First is Les Rose: the CBS News legend known for lensing Steve Hartman's brilliant 'Everybody Has A Story' pieces. Beyond that, Les is also known for his work with the Poynter Institute and university work. He is, in my line of work, a rock star. Not only that, he's a heck of a nice guy. Both times that I've met him, he's made a point to say he reads my stuff; an admission that quite honestly makes my head spin. If the Les Roses of the world can stomach the contents of my lowly blog, I must be doing something right. It's that quiet knowledge that will help keep me sane the next time I'm trapped at a ribbon cutting, or stuffed in the front seat of a police car with a viewfinder in my face.
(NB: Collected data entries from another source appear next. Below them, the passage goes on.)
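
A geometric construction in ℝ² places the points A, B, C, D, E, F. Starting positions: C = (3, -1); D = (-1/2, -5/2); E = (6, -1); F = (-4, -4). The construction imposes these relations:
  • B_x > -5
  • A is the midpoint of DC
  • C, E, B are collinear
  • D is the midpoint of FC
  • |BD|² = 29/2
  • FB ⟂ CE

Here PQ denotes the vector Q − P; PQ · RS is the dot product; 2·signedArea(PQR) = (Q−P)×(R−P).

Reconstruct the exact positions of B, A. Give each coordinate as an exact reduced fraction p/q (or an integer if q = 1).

1. B_x = -4  [C, E, B are collinear ∩ FB ⟂ CE]
2. B_y = -1  [C, E, B are collinear ∩ FB ⟂ CE]
   → B = (-4, -1)
3. A_x = 5/4  [A is the midpoint of DC]
4. A_y = -7/4  [A is the midpoint of DC]
   → A = (5/4, -7/4)

A = (5/4, -7/4)
B = (-4, -1)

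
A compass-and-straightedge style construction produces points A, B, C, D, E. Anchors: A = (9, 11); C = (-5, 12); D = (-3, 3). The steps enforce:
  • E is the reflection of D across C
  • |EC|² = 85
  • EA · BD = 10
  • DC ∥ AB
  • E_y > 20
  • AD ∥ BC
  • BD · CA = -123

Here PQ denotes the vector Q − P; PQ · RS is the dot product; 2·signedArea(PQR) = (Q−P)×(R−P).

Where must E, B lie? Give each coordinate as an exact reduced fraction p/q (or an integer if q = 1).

B = (7, 20)
E = (-7, 21)

1. E_x = -7  [E is the reflection of D across C]
2. E_y = 21  [E is the reflection of D across C]
   → E = (-7, 21)
3. B_x = 7  [AD ∥ BC ∩ DC ∥ AB]
4. B_y = 20  [AD ∥ BC ∩ DC ∥ AB]
   → B = (7, 20)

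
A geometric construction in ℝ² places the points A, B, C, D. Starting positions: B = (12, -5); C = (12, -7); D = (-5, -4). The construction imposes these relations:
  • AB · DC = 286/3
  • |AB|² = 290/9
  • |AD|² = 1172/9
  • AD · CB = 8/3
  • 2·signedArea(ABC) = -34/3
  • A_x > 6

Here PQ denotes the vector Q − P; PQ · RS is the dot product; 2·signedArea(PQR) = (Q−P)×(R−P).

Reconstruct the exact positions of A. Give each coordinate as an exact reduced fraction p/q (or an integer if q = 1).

1. A_x = 19/3  [2·signedArea(ABC) = -34/3 ∩ AD · CB = 8/3]
2. A_y = -16/3  [2·signedArea(ABC) = -34/3 ∩ AD · CB = 8/3]
   → A = (19/3, -16/3)

A = (19/3, -16/3)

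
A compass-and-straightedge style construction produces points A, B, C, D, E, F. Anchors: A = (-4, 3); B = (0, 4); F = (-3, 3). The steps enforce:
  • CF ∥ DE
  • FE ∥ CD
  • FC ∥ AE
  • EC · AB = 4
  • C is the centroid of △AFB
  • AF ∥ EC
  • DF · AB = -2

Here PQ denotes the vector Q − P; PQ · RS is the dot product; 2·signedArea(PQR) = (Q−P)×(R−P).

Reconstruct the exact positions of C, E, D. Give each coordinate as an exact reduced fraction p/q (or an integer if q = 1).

C = (-7/3, 10/3)
D = (-8/3, 11/3)
E = (-10/3, 10/3)

1. C_x = -7/3  [C is the centroid of △AFB]
2. C_y = 10/3  [C is the centroid of △AFB]
   → C = (-7/3, 10/3)
3. E_x = -10/3  [AF ∥ EC ∩ FC ∥ AE]
4. E_y = 10/3  [AF ∥ EC ∩ FC ∥ AE]
   → E = (-10/3, 10/3)
5. D_x = -8/3  [CF ∥ DE ∩ FE ∥ CD]
6. D_y = 11/3  [CF ∥ DE ∩ FE ∥ CD]
   → D = (-8/3, 11/3)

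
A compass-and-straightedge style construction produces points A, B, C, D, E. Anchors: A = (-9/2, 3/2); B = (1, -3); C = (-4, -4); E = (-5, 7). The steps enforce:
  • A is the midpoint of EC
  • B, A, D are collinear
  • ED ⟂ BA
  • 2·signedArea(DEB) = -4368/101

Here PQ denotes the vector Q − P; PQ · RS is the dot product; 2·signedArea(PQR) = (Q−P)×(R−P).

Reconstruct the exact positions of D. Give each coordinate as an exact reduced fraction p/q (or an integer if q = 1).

D = (-757/101, 399/101)

1. D_x = -757/101  [B, A, D are collinear ∩ ED ⟂ BA]
2. D_y = 399/101  [B, A, D are collinear ∩ ED ⟂ BA]
   → D = (-757/101, 399/101)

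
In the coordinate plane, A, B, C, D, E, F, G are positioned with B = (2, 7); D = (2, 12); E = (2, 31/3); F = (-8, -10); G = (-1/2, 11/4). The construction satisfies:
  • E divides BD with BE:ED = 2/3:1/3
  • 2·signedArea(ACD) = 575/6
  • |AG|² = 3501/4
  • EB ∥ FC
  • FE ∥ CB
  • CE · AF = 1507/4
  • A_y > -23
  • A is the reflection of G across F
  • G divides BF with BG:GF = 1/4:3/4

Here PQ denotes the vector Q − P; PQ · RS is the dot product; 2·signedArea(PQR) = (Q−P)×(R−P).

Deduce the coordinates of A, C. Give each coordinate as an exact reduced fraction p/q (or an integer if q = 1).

A = (-31/2, -91/4)
C = (-8, -40/3)

1. A_x = -31/2  [A is the reflection of G across F]
2. A_y = -91/4  [A is the reflection of G across F]
   → A = (-31/2, -91/4)
3. C_x = -8  [FE ∥ CB ∩ EB ∥ FC]
4. C_y = -40/3  [FE ∥ CB ∩ EB ∥ FC]
   → C = (-8, -40/3)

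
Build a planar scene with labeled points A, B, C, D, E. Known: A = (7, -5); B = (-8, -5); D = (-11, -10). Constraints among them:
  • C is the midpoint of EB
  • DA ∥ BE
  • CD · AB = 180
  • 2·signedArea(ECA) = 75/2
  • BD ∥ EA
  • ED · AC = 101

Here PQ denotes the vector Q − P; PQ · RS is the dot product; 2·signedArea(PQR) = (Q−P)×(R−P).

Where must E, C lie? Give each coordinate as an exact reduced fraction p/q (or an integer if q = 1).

C = (1, -5/2)
E = (10, 0)

1. E_x = 10  [BD ∥ EA ∩ DA ∥ BE]
2. E_y = 0  [BD ∥ EA ∩ DA ∥ BE]
   → E = (10, 0)
3. C_x = 1  [C is the midpoint of EB]
4. C_y = -5/2  [C is the midpoint of EB]
   → C = (1, -5/2)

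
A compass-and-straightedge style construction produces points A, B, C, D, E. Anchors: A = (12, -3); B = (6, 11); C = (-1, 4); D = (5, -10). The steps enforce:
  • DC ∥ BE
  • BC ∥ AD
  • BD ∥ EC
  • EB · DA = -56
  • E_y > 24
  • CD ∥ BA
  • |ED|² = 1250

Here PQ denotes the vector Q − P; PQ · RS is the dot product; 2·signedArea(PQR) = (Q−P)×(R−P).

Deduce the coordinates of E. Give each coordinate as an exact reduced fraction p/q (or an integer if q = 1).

1. E_x = 0  [BD ∥ EC ∩ DC ∥ BE]
2. E_y = 25  [BD ∥ EC ∩ DC ∥ BE]
   → E = (0, 25)

E = (0, 25)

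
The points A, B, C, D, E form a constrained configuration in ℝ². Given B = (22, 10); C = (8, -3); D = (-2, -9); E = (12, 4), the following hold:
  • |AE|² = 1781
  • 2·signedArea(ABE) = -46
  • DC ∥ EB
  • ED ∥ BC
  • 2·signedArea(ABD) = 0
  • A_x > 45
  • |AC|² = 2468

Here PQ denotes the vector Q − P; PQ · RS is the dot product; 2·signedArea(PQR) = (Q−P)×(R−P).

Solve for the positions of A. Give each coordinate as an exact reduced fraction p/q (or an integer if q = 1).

1. A_x = 46  [2·signedArea(ABD) = 0 ∩ 2·signedArea(ABE) = -46]
2. A_y = 29  [2·signedArea(ABD) = 0 ∩ 2·signedArea(ABE) = -46]
   → A = (46, 29)

A = (46, 29)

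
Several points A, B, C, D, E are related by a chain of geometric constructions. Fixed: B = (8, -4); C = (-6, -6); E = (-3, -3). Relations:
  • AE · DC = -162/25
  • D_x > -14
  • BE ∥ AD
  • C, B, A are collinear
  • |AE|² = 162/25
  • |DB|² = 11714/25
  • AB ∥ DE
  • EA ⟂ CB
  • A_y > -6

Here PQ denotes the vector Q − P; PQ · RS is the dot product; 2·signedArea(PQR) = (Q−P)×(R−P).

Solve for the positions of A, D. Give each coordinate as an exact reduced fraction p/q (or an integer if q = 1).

A = (-66/25, -138/25)
D = (-341/25, -113/25)

1. A_x = -66/25  [C, B, A are collinear ∩ EA ⟂ CB]
2. A_y = -138/25  [C, B, A are collinear ∩ EA ⟂ CB]
   → A = (-66/25, -138/25)
3. D_x = -341/25  [AB ∥ DE ∩ BE ∥ AD]
4. D_y = -113/25  [AB ∥ DE ∩ BE ∥ AD]
   → D = (-341/25, -113/25)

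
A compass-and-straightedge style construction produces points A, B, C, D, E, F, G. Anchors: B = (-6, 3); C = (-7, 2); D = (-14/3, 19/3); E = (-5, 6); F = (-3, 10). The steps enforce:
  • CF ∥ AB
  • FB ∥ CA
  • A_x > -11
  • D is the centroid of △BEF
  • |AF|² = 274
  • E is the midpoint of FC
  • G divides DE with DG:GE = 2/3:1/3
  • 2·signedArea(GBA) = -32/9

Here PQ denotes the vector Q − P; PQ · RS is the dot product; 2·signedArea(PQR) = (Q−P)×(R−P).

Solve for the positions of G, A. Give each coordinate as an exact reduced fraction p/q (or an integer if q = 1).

1. G_x = -44/9  [G divides DE with DG:GE = 2/3:1/3]
2. G_y = 55/9  [G divides DE with DG:GE = 2/3:1/3]
   → G = (-44/9, 55/9)
3. A_x = -10  [CF ∥ AB ∩ FB ∥ CA]
4. A_y = -5  [CF ∥ AB ∩ FB ∥ CA]
   → A = (-10, -5)

A = (-10, -5)
G = (-44/9, 55/9)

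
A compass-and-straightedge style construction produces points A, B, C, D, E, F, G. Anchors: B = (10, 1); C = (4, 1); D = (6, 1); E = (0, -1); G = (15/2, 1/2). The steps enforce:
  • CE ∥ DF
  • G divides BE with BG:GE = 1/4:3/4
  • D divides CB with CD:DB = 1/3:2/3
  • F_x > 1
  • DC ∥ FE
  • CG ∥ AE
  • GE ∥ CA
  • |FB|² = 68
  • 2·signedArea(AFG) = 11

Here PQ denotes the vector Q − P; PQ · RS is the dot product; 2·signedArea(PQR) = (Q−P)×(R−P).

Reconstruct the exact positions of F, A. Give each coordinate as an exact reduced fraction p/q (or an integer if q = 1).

A = (-7/2, -1/2)
F = (2, -1)

1. F_x = 2  [DC ∥ FE ∩ CE ∥ DF]
2. F_y = -1  [DC ∥ FE ∩ CE ∥ DF]
   → F = (2, -1)
3. A_x = -7/2  [CG ∥ AE ∩ GE ∥ CA]
4. A_y = -1/2  [CG ∥ AE ∩ GE ∥ CA]
   → A = (-7/2, -1/2)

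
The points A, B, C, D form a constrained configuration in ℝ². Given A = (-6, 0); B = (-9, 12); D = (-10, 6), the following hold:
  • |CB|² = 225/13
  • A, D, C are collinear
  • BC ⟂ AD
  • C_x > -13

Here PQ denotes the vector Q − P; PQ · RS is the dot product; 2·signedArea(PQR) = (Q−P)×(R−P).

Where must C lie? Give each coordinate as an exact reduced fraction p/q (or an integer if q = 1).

C = (-162/13, 126/13)

1. C_x = -162/13  [A, D, C are collinear ∩ BC ⟂ AD]
2. C_y = 126/13  [A, D, C are collinear ∩ BC ⟂ AD]
   → C = (-162/13, 126/13)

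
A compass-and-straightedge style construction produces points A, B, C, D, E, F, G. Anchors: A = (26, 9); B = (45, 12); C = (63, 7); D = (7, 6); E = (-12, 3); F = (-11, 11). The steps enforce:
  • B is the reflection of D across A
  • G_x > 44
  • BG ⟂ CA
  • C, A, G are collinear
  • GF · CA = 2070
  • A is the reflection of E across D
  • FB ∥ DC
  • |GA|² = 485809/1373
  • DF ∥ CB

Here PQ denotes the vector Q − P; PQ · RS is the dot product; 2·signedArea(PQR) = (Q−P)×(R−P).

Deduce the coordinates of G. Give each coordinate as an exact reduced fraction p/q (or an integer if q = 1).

1. G_x = 61487/1373  [C, A, G are collinear ∩ BG ⟂ CA]
2. G_y = 10963/1373  [C, A, G are collinear ∩ BG ⟂ CA]
   → G = (61487/1373, 10963/1373)

G = (61487/1373, 10963/1373)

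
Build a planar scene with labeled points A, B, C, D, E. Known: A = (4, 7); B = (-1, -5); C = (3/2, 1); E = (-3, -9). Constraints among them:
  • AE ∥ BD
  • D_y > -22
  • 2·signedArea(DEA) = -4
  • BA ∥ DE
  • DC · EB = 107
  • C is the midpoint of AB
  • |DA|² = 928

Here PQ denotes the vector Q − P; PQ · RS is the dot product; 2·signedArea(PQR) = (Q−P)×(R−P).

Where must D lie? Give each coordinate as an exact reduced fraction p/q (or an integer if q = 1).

D = (-8, -21)

1. D_x = -8  [BA ∥ DE ∩ AE ∥ BD]
2. D_y = -21  [BA ∥ DE ∩ AE ∥ BD]
   → D = (-8, -21)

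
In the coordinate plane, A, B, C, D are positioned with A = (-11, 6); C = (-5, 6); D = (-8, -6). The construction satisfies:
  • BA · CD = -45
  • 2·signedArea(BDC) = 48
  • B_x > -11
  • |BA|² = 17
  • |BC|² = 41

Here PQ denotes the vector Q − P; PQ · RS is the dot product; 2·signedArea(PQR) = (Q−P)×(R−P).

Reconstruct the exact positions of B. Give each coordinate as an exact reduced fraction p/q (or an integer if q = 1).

1. B_x = -10  [BA · CD = -45 ∩ 2·signedArea(BDC) = 48]
2. B_y = 2  [BA · CD = -45 ∩ 2·signedArea(BDC) = 48]
   → B = (-10, 2)

B = (-10, 2)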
Secondly is Al Tompkins. If you work in TV News, you most probably know who he is. If you work in TV News and don't know who he is, you are a fool. A senior guru at The Poynter Institute, his "Al's Morning Meeting" is read by more than 20,000 people a day - most of whom aren't nearly as clever as him. There's a reason his book, "Aim For The Heart: A Guide for TV Producers and Reporters," which is used by more than 70 universities as their main broadcast writing textbook. It's unadulterated wisdom: the kind of thing every young TV journalist should commit to memory. I did - a long time ago.
Both Al and Les were generous with their time last night. It's probably no secret I'm frustrated with where my writing is and isn't taking me and together both of these legendary figures plied me with praise, sound advice and the ocasional chicken wing. Thanks, gentlemen. If I fail to achieve my literary goals, it won't be your fault. Sure, I'd sacrifice a limb for a peek at your collective Rolodex - but by granting me a moment or ten of your time, I can leave Vegas with both arms and legs - provided I stay out of the casinos.